Эгберт осторожно пригубил вино и был потрясен. Даже его чудесное появление из ничего и ниоткуда не обескуражило рыцаря так сильно, как воистину неземной вкус напитка. Густое, цвета запекшейся крови, с тонким, едва уловимым ароматом, это вино не посрамило бы и погреб самого короля (кстати сказать, прекрасно разбиравшегося в горячительных настойках, столетних медах, дорогих винах и прочих жидких субстанциях, радующих нутро и веселящих душу).
— Истинно говорю Тебе, Господи! — торжественно произнес монах, и кубок, зажатый в его грубоватой, мозолистой длани, казался младенческой игрушкой. — Не помутнения рассудка, но ради бодрости плоти и веселия духа вкушаем мы это вино. Аминь!

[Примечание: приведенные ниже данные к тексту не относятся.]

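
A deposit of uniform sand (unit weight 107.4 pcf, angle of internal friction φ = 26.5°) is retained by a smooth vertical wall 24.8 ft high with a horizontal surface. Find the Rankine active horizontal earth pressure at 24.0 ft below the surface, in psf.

K_a = (1 − sin φ)/(1 + sin φ) = 0.3829.
σ_h = K_a γ z = 0.3829 × 107.4 × 24.0 = 987.1 psf.

987 psf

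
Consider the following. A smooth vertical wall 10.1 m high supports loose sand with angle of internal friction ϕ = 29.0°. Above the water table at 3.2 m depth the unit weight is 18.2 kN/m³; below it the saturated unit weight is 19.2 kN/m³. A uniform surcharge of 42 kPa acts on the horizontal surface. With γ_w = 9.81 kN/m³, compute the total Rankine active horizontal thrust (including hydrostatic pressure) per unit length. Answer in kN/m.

630 kN/m

K_a = tan²(45° − φ/2) = 0.3470.
γ' = 19.2 − 9.81 = 9.390 kN/m³. h₂ = H − d_w = 6.9 m.
σ'_h: at surface K_a·q = 14.57; at WT K_a(q+γd_w) = 34.78; at base K_a(q+γd_w+γ'h₂) = 57.26 kPa.
P₁ = ½(14.57+34.78)×3.2 = 78.97; P₂ = ½(34.78+57.26)×6.9 = 317.5; P_w = ½γ_w h₂² = 233.5.
Total = 78.97+317.5+233.5 = 630.0 kN/m.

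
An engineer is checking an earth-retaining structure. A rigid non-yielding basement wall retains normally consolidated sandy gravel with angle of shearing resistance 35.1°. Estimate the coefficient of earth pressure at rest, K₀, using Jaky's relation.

K₀ = 1 − sin φ' = 1 − sin 35.1° = 0.4250.

0.425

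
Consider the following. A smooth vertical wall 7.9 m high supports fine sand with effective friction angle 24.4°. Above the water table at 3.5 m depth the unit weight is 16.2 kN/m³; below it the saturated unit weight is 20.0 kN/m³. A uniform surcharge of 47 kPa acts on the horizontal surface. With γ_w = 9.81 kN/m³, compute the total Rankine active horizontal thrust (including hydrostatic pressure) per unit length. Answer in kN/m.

K_a = tan²(45° − φ/2) = 0.4153.
γ' = 20.0 − 9.81 = 10.19 kN/m³. h₂ = H − d_w = 4.4 m.
σ'_h: at surface K_a·q = 19.52; at WT K_a(q+γd_w) = 43.07; at base K_a(q+γd_w+γ'h₂) = 61.69 kPa.
P₁ = ½(19.52+43.07)×3.5 = 109.5; P₂ = ½(43.07+61.69)×4.4 = 230.5; P_w = ½γ_w h₂² = 94.96.
Total = 109.5+230.5+94.96 = 435.0 kN/m.

435 kN/m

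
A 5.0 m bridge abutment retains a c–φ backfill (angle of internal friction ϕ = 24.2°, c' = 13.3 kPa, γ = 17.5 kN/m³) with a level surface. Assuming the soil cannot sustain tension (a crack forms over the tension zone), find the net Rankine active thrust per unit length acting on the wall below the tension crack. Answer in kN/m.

25.7 kN/m

K_a = 0.4185; √K_a = 0.6469.
Tension-crack depth z_c = 2c/(γ√K_a) = 2×13.3/(17.5×0.6469) = 2.350 m.
σ_a at base = K_a γ H − 2c√K_a = 0.4185×17.5×5.0 − 2×13.3×0.6469 = 19.41 kPa.
P_a = ½ × 19.41 × (H − z_c) = 0.5×19.41×2.650 = 25.73 kN/m.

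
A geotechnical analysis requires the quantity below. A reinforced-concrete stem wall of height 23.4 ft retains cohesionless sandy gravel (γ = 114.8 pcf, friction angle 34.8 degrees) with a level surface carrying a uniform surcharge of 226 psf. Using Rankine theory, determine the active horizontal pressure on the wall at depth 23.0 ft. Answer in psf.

783 psf

K_a = (1 − sin φ)/(1 + sin φ) = 0.2733.
σ_v = γz + q = 114.8 × 23.0 + 226 = 2866 psf.
σ_h = K_a σ_v = 0.2733 × 2866 = 783.4 psf.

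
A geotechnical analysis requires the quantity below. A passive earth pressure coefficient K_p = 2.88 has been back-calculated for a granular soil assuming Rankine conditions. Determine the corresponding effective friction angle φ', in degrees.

29.0°

K_p = (1+sin φ)/(1−sin φ) ⇒ sin φ = (K_p − 1)/(K_p + 1) = 0.4845.
φ = arcsin(0.4845) = 28.98°.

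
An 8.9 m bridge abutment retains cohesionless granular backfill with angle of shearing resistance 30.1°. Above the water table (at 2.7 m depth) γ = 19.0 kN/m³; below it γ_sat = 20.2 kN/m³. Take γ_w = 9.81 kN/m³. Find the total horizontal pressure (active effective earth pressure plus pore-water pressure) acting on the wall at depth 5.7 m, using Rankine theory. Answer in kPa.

56.8 kPa

K_a = (1 − sin φ)/(1 + sin φ) = 0.3320.
γ' = 20.2 − 9.81 = 10.39 kN/m³.
Effective vertical stress at 5.7 m: σ'_v = 19.0×2.7 + 10.39×3.00 = 82.47 kPa.
σ'_h = K_a σ'_v = 0.3320 × 82.47 = 27.38 kPa; u = γ_w × 3.00 = 29.43 kPa.
Total σ_h = 27.38 + 29.43 = 56.81 kPa.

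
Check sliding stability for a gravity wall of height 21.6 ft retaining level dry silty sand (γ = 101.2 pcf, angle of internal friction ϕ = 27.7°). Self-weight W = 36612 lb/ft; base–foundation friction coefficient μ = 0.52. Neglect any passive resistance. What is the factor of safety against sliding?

2.21

K_a = tan²(45° − 27.7°/2) = 0.3653.
P_a = ½K_aγH² = 0.5×0.3653×101.2×21.6² = 8625 lb/ft, acting at H/3 = 7.200 ft above the base.
FS_sliding = μW / P_a = 0.52×36612 / 8625 = 2.207.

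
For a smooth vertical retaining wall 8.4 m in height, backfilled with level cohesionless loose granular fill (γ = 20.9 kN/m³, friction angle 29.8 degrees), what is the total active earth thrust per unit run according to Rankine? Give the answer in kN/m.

K_a = tan²(45° − φ/2) = 0.3360.
P_a = ½ K_a γ H² = 0.5 × 0.3360 × 20.9 × 8.4² = 247.8 kN/m.

248 kN/m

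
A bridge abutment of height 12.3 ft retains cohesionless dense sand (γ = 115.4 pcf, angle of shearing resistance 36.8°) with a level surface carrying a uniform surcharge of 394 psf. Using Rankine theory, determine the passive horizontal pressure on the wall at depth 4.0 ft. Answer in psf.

3410 psf

K_p = (1 + sin φ)/(1 − sin φ) = 3.988.
σ_v = γz + q = 115.4 × 4.0 + 394 = 855.6 psf.
σ_h = K_p σ_v = 3.988 × 855.6 = 3412 psf.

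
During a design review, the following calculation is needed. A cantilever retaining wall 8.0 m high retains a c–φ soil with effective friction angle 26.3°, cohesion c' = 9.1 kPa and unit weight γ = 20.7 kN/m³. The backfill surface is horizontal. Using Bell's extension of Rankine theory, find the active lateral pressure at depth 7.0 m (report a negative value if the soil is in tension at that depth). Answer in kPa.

44.6 kPa

K_a = (1 − sin φ)/(1 + sin φ) = 0.3859.
σ_a = K_a γ z − 2c√K_a = 0.3859×20.7×7.0 − 2×9.1×0.6212 = 44.62 kPa.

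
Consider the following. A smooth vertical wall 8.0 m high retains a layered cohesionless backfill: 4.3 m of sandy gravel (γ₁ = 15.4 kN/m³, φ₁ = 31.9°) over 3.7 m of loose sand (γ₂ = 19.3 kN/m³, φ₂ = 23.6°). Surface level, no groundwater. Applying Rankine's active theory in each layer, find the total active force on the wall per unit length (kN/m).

K_a1 = tan²(45°−31.9°/2) = 0.3085; K_a2 = tan²(45°−23.6°/2) = 0.4282.
Layer 1: σ at base = K_a1 γ₁ h₁ = 20.43 kPa; P₁ = ½×20.43×4.3 = 43.93.
Layer 2: σ_v at top = γ₁h₁ = 66.22; σ_h top = K_a2×66.22 = 28.36; σ_h base = K_a2×(66.22+19.3×3.7) = 58.94.
P₂ = ½(28.36+58.94)×3.7 = 161.5. Total P_a = 43.93+161.5 = 205.4 kN/m.

205 kN/m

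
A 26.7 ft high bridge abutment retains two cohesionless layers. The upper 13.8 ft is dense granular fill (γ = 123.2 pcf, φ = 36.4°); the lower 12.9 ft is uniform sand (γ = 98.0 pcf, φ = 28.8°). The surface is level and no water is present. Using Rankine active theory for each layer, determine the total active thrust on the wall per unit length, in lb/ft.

13500 lb/ft

K_a1 = tan²(45°−36.4°/2) = 0.2552; K_a2 = tan²(45°−28.8°/2) = 0.3498.
Layer 1: σ at base = K_a1 γ₁ h₁ = 433.8 psf; P₁ = ½×433.8×13.8 = 2993.
Layer 2: σ_v at top = γ₁h₁ = 1700; σ_h top = K_a2×1700 = 594.6; σ_h base = K_a2×(1700+98.0×12.9) = 1037.
P₂ = ½(594.6+1037)×12.9 = 10520. Total P_a = 2993+10520 = 13520 lb/ft.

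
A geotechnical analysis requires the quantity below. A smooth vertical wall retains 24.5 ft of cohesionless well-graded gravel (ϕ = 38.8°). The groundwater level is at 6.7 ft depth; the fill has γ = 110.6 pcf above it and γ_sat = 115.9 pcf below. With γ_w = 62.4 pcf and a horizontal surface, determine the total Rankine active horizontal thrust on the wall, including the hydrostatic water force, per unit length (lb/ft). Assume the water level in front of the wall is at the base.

K_a = tan²(45° − φ/2) = 0.2296.
γ' = 115.9 − 62.4 = 53.50 pcf. Depth below WT = 17.8 ft.
σ'_h at WT = K_a γ d_w = 170.1 psf; at base = 170.1 + K_a γ' × 17.8 = 388.7 psf.
P₁ (0–6.7 ft) = ½×170.1×6.7 = 569.9. P₂ (6.7–24.5 ft) = ½(170.1+388.7)×17.8 = 4973.
P_w = ½ γ_w h₂² = 0.5×62.4×17.8² = 9885. Total = 569.9+4973+9885 = 15430 lb/ft.

15400 lb/ft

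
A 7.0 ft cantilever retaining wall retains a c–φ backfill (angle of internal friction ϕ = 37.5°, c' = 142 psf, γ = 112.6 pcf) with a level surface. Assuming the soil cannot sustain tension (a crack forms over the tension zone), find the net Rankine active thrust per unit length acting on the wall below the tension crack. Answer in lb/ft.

48.7 lb/ft

K_a = 0.2432; √K_a = 0.4931.
Tension-crack depth z_c = 2c/(γ√K_a) = 2×142/(112.6×0.4931) = 5.115 ft.
σ_a at base = K_a γ H − 2c√K_a = 0.2432×112.6×7.0 − 2×142×0.4931 = 51.63 psf.
P_a = ½ × 51.63 × (H − z_c) = 0.5×51.63×1.885 = 48.67 lb/ft.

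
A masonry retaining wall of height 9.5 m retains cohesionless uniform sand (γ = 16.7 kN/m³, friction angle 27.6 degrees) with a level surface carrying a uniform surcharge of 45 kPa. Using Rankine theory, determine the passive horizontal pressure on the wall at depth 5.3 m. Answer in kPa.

364 kPa

K_p = (1 + sin φ)/(1 − sin φ) = 2.726.
σ_v = γz + q = 16.7 × 5.3 + 45 = 133.5 kPa.
σ_h = K_p σ_v = 2.726 × 133.5 = 364.0 kPa.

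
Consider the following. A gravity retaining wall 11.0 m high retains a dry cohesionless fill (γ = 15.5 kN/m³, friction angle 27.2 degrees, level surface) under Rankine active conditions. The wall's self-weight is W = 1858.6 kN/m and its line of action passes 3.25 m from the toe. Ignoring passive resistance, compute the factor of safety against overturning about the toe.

K_a = tan²(45° − 27.2°/2) = 0.3726.
P_a = ½K_aγH² = 0.5×0.3726×15.5×11.0² = 349.4 kN/m, acting at H/3 = 3.667 m above the base.
Overturning moment M_o = P_a × H/3 = 349.4 × 3.667 = 1281.
Resisting moment M_r = W × 3.25 = 1858.6 × 3.25 = 6040.
FS_overturning = M_r/M_o = 6040/1281 = 4.715.

4.71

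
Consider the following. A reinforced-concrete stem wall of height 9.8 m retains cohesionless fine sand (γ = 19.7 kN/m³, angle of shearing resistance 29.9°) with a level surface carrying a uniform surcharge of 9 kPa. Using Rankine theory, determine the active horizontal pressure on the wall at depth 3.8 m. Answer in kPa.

28.1 kPa

K_a = (1 − sin φ)/(1 + sin φ) = 0.3347.
σ_v = γz + q = 19.7 × 3.8 + 9 = 83.86 kPa.
σ_h = K_a σ_v = 0.3347 × 83.86 = 28.07 kPa.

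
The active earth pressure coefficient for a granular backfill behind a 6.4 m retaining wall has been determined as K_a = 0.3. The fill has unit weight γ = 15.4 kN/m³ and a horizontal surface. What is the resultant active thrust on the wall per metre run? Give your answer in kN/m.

P = ½ K_a γ H² = 0.5 × 0.3 × 15.4 × 6.4² = 94.62 kN/m.

94.6 kN/m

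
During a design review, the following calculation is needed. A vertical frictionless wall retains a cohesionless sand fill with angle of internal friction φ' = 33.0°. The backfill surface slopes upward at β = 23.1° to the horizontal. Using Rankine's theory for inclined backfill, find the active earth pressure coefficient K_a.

0.384

K_a = cos β · (cos β − √(cos²β − cos²φ)) / (cos β + √(cos²β − cos²φ)).
cos β = 0.9198, cos φ = 0.8387, √(cos²β − cos²φ) = 0.3778.
K_a = 0.9198 × (0.9198 − 0.3778)/(0.9198 + 0.3778) = 0.3843.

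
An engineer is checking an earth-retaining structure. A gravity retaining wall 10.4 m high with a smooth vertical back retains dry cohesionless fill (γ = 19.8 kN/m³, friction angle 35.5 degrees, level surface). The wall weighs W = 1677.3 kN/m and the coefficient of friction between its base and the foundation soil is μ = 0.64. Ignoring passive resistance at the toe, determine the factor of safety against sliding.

K_a = tan²(45° − 35.5°/2) = 0.2653.
P_a = ½K_aγH² = 0.5×0.2653×19.8×10.4² = 284.0 kN/m, acting at H/3 = 3.467 m above the base.
FS_sliding = μW / P_a = 0.64×1677.3 / 284.0 = 3.779.

3.78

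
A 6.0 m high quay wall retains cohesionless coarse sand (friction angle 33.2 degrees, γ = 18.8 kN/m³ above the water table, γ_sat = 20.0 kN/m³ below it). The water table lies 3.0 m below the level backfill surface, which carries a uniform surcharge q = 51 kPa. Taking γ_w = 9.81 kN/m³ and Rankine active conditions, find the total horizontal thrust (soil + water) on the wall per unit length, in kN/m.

221 kN/m

K_a = tan²(45° − φ/2) = 0.2924.
γ' = 20.0 − 9.81 = 10.19 kN/m³. h₂ = H − d_w = 3.0 m.
σ'_h: at surface K_a·q = 14.91; at WT K_a(q+γd_w) = 31.40; at base K_a(q+γd_w+γ'h₂) = 40.34 kPa.
P₁ = ½(14.91+31.40)×3.0 = 69.46; P₂ = ½(31.40+40.34)×3.0 = 107.6; P_w = ½γ_w h₂² = 44.14.
Total = 69.46+107.6+44.14 = 221.2 kN/m.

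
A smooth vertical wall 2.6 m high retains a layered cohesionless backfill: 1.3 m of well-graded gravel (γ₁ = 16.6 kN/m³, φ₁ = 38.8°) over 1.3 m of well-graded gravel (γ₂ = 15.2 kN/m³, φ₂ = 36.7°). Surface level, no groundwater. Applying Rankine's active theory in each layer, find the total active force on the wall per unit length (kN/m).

K_a1 = tan²(45°−38.8°/2) = 0.2296; K_a2 = tan²(45°−36.7°/2) = 0.2519.
Layer 1: σ at base = K_a1 γ₁ h₁ = 4.954 kPa; P₁ = ½×4.954×1.3 = 3.220.
Layer 2: σ_v at top = γ₁h₁ = 21.58; σ_h top = K_a2×21.58 = 5.435; σ_h base = K_a2×(21.58+15.2×1.3) = 10.41.
P₂ = ½(5.435+10.41)×1.3 = 10.30. Total P_a = 3.220+10.30 = 13.52 kN/m.

13.5 kN/m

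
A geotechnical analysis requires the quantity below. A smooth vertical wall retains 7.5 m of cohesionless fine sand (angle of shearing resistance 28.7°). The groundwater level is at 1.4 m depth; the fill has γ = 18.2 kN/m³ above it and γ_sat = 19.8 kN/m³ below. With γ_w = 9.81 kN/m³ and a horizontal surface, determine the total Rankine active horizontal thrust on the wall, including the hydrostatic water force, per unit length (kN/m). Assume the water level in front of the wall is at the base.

309 kN/m

K_a = tan²(45° − φ/2) = 0.3511.
γ' = 19.8 − 9.81 = 9.990 kN/m³. Depth below WT = 6.1 m.
σ'_h at WT = K_a γ d_w = 8.947 kPa; at base = 8.947 + K_a γ' × 6.1 = 30.35 kPa.
P₁ (0–1.4 m) = ½×8.947×1.4 = 6.263. P₂ (1.4–7.5 m) = ½(8.947+30.35)×6.1 = 119.8.
P_w = ½ γ_w h₂² = 0.5×9.81×6.1² = 182.5. Total = 6.263+119.8+182.5 = 308.6 kN/m.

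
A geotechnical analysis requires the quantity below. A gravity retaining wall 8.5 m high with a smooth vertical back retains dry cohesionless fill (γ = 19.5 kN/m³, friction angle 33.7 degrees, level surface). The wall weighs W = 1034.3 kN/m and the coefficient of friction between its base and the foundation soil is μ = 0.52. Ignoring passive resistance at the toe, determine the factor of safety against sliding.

2.67

K_a = tan²(45° − 33.7°/2) = 0.2863.
P_a = ½K_aγH² = 0.5×0.2863×19.5×8.5² = 201.7 kN/m, acting at H/3 = 2.833 m above the base.
FS_sliding = μW / P_a = 0.52×1034.3 / 201.7 = 2.667.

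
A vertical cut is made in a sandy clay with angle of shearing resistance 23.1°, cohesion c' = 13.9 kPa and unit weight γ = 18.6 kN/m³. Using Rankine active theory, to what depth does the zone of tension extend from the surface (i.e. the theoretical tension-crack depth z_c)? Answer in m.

2.26 m

K_a = tan²(45° − 23.1°/2) = 0.4364; √K_a = 0.6606.
The active pressure is zero where K_a γ z = 2c√K_a, so z_c = 2c/(γ√K_a) = 2×13.9/(18.6×0.6606) = 2.262 m.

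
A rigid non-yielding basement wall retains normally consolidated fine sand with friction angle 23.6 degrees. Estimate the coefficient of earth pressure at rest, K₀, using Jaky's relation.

K₀ = 1 − sin φ' = 1 − sin 23.6° = 0.5997.

0.600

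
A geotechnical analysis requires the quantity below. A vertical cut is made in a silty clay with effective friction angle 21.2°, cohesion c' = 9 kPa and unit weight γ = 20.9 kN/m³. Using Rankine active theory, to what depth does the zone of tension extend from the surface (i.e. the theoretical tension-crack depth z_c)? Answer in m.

1.26 m

K_a = tan²(45° − 21.2°/2) = 0.4688; √K_a = 0.6847.
The active pressure is zero where K_a γ z = 2c√K_a, so z_c = 2c/(γ√K_a) = 2×9/(20.9×0.6847) = 1.258 m.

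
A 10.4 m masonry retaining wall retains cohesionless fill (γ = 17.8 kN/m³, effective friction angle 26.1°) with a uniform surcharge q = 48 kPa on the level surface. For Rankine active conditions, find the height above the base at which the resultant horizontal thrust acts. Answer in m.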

Еще дважды наполнялись кубки. А потом старый монах опять щелкнул пальцами — всего один раз — и оплетенная ивняком бутыль (вина в ней оставалось еще много — больше половины) исчезла так же загадочно, как и появилась. Просто растаяла в воздухе. Вот и все!
Перехватив грустный взгляд рыцаря, старик от души ему посочувствовал:
— Разделяю твою печаль, сын мой. Искренне и всецело. Но этим бо-ожественным напитком не принято упиваться — его вкушают. Иногда, по особому случаю. Как вот сейчас.
Легкие ночные ветерки, прохладные и юркие, трижды наперегонки облетели уютную полянку и унеслись в темноту. Где-то далеко, в лесной чащобе, послышалось хриплое «ку-ку, ку-ку-у… ку-ку-ку-ууу-ку-у…» Невидимая птица куковала как-то уж совсем неторопливо, если не сказать — вяло. Будто делилась накопившимися за день мыслями — и были они не слишком веселы и приятны.
— Странная она у вас какая-то, — пожал плечами рыцарь.
— Да не странная она, не странная! Просто надоели вы ей, аж до смерти. Вон как жалуется, душеньку свою изливает, выворачивает. Эх, бедолага-а… Ну, посуди сам! — предупреждая следующий вопрос рыцаря, сказал монах. — Одна кукушка на целый лес, а вас, бродячих да проезжих, разве сосчитаешь? И каждый с расспросами пристает: сколько ему жить осталось, а?